I think testing O(n^8) algorithm is pointless, so it needs more polishing (naive algorithm for 2-SAT (that follows from Krom) is O(n^3) or so, but the best methods are linear; so I feel there is a lot of room for improvement, but obviously my method is a little bit more complicated than 2-SAT, which it generalizes).

There's one thing I'd like to get some clarification on. You said in an earlier comment:

> I am reducing to 2XSAT, which is a name for instances that are intersections of 2-SAT and XORSAT instances.

It seems to me that 2-SAT and XORSAT are distinct problems. I mean there is no problem instance that is simultaneously a 2-SAT problem and an XORSAT problem instance. So how can there be instances that are intersections of both ?

The 2XSAT has clauses that are from 2-SAT or XORSAT. So it's a generalization of both. The solutions (boolean variable assignments) must satisfy both 2-SAT and XORSAT part of the problem, hence the solutions of the 2XSAT instance is their intersection.
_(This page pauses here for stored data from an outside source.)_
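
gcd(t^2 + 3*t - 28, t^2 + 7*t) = t + 7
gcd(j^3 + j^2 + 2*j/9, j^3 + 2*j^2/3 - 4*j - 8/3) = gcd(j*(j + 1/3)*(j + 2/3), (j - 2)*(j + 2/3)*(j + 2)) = j + 2/3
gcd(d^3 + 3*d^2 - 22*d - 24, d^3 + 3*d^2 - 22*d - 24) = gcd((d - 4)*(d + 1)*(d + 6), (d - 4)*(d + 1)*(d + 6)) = d^3 + 3*d^2 - 22*d - 24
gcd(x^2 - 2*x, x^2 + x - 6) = x - 2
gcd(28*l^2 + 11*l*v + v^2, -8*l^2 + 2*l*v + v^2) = 4*l + v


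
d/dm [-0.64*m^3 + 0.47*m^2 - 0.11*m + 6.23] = -1.92*m^2 + 0.94*m - 0.11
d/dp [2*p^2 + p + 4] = 4*p + 1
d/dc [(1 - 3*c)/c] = -1/c^2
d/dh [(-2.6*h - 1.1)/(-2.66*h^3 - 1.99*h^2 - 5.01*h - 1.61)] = (6.916*h^3 + 5.174*h^2 + 13.026*h - (2.6*h + 1.1)*(7.98*h^2 + 3.98*h + 5.01) + 4.186)/(2.66*h^3 + 1.99*h^2 + 5.01*h + 1.61)^2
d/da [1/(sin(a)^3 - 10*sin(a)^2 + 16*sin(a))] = (-3*cos(a) + 20/tan(a) - 16*cos(a)/sin(a)^2)/((sin(a) - 8)^2*(sin(a) - 2)^2)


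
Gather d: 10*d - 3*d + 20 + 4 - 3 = 7*d + 21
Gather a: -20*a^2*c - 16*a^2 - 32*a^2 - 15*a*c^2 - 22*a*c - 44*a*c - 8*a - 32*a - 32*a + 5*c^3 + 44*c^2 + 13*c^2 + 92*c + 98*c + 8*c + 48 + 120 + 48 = a^2*(-20*c - 48) + a*(-15*c^2 - 66*c - 72) + 5*c^3 + 57*c^2 + 198*c + 216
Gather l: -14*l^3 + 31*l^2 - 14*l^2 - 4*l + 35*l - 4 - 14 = -14*l^3 + 17*l^2 + 31*l - 18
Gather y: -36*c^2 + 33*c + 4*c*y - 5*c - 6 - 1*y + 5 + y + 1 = -36*c^2 + 4*c*y + 28*c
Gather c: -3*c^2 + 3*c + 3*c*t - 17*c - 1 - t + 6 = -3*c^2 + c*(3*t - 14) - t + 5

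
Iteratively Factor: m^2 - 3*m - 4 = (m + 1)*(m - 4)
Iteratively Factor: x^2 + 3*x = (x)*(x + 3)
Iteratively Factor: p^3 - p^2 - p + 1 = (p - 1)*(p^2 - 1) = (p - 1)^2*(p + 1)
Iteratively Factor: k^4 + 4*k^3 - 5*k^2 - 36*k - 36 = (k + 3)*(k^3 + k^2 - 8*k - 12) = (k + 2)*(k + 3)*(k^2 - k - 6) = (k - 3)*(k + 2)*(k + 3)*(k + 2)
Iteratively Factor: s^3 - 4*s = (s)*(s^2 - 4) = s*(s + 2)*(s - 2)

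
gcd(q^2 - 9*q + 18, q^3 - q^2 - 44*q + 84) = q - 6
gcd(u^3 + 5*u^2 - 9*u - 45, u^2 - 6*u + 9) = u - 3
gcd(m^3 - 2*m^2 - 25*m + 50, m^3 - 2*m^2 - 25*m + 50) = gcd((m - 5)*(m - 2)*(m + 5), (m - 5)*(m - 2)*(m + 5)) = m^3 - 2*m^2 - 25*m + 50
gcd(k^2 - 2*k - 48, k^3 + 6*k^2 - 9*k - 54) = k + 6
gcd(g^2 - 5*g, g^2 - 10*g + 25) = g - 5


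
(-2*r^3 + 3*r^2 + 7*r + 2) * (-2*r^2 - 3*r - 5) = 4*r^5 - 13*r^3 - 40*r^2 - 41*r - 10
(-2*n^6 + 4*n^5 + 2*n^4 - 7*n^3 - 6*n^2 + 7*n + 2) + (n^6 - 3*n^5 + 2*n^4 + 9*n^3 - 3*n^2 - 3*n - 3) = -n^6 + n^5 + 4*n^4 + 2*n^3 - 9*n^2 + 4*n - 1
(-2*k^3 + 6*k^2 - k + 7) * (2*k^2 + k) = -4*k^5 + 10*k^4 + 4*k^3 + 13*k^2 + 7*k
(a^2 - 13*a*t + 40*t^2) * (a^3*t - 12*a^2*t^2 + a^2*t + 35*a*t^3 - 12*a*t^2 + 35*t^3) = a^5*t - 25*a^4*t^2 + a^4*t + 231*a^3*t^3 - 25*a^3*t^2 - 935*a^2*t^4 + 231*a^2*t^3 + 1400*a*t^5 - 935*a*t^4 + 1400*t^5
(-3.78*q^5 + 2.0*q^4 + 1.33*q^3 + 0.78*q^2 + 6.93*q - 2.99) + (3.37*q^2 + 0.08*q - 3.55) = -3.78*q^5 + 2.0*q^4 + 1.33*q^3 + 4.15*q^2 + 7.01*q - 6.54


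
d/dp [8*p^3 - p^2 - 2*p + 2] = 24*p^2 - 2*p - 2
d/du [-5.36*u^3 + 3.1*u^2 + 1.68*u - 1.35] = -16.08*u^2 + 6.2*u + 1.68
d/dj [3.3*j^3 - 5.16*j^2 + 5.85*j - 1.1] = 9.9*j^2 - 10.32*j + 5.85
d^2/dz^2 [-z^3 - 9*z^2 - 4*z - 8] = -6*z - 18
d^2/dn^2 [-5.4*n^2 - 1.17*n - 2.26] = -10.8000000000000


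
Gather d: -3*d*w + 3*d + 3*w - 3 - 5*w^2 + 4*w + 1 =d*(3 - 3*w) - 5*w^2 + 7*w - 2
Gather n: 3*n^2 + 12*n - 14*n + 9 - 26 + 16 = 3*n^2 - 2*n - 1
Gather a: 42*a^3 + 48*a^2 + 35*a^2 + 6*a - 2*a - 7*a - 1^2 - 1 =42*a^3 + 83*a^2 - 3*a - 2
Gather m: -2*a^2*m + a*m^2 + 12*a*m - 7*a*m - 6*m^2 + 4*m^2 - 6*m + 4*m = m^2*(a - 2) + m*(-2*a^2 + 5*a - 2)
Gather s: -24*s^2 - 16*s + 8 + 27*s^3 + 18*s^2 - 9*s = 27*s^3 - 6*s^2 - 25*s + 8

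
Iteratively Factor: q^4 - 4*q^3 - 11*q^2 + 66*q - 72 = (q + 4)*(q^3 - 8*q^2 + 21*q - 18) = (q - 3)*(q + 4)*(q^2 - 5*q + 6) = (q - 3)*(q - 2)*(q + 4)*(q - 3)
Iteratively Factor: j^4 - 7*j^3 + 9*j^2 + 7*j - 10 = (j - 2)*(j^3 - 5*j^2 - j + 5) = (j - 5)*(j - 2)*(j^2 - 1) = (j - 5)*(j - 2)*(j - 1)*(j + 1)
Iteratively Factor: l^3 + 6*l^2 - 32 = (l + 4)*(l^2 + 2*l - 8) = (l - 2)*(l + 4)*(l + 4)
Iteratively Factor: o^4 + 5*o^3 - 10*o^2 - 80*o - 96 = (o + 2)*(o^3 + 3*o^2 - 16*o - 48) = (o + 2)*(o + 3)*(o^2 - 16) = (o - 4)*(o + 2)*(o + 3)*(o + 4)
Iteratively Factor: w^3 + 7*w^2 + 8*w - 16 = (w + 4)*(w^2 + 3*w - 4) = (w - 1)*(w + 4)*(w + 4)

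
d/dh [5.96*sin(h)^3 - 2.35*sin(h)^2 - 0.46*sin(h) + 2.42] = (17.88*sin(h)^2 - 4.7*sin(h) - 0.46)*cos(h)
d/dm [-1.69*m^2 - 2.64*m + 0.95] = -3.38*m - 2.64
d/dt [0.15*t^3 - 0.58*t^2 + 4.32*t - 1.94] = 0.45*t^2 - 1.16*t + 4.32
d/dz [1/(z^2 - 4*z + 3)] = 2*(2 - z)/(z^2 - 4*z + 3)^2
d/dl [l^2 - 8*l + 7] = 2*l - 8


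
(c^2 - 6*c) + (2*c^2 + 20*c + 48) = 3*c^2 + 14*c + 48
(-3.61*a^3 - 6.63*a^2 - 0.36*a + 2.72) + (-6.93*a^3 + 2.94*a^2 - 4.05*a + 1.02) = -10.54*a^3 - 3.69*a^2 - 4.41*a + 3.74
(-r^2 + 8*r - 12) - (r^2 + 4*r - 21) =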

There are in fact problems that are both 2-SAT and XORSAT, but they seem to be rather trivial - those are linear equations that have up to 2 variables per equation. But that's not what I am talking about.

I understand why people are confused with my off-hand comments, but I didn't plan to explain my approach here in detail, and I typed the first couple of comments when I was at work on my phone, where being precise is tedious.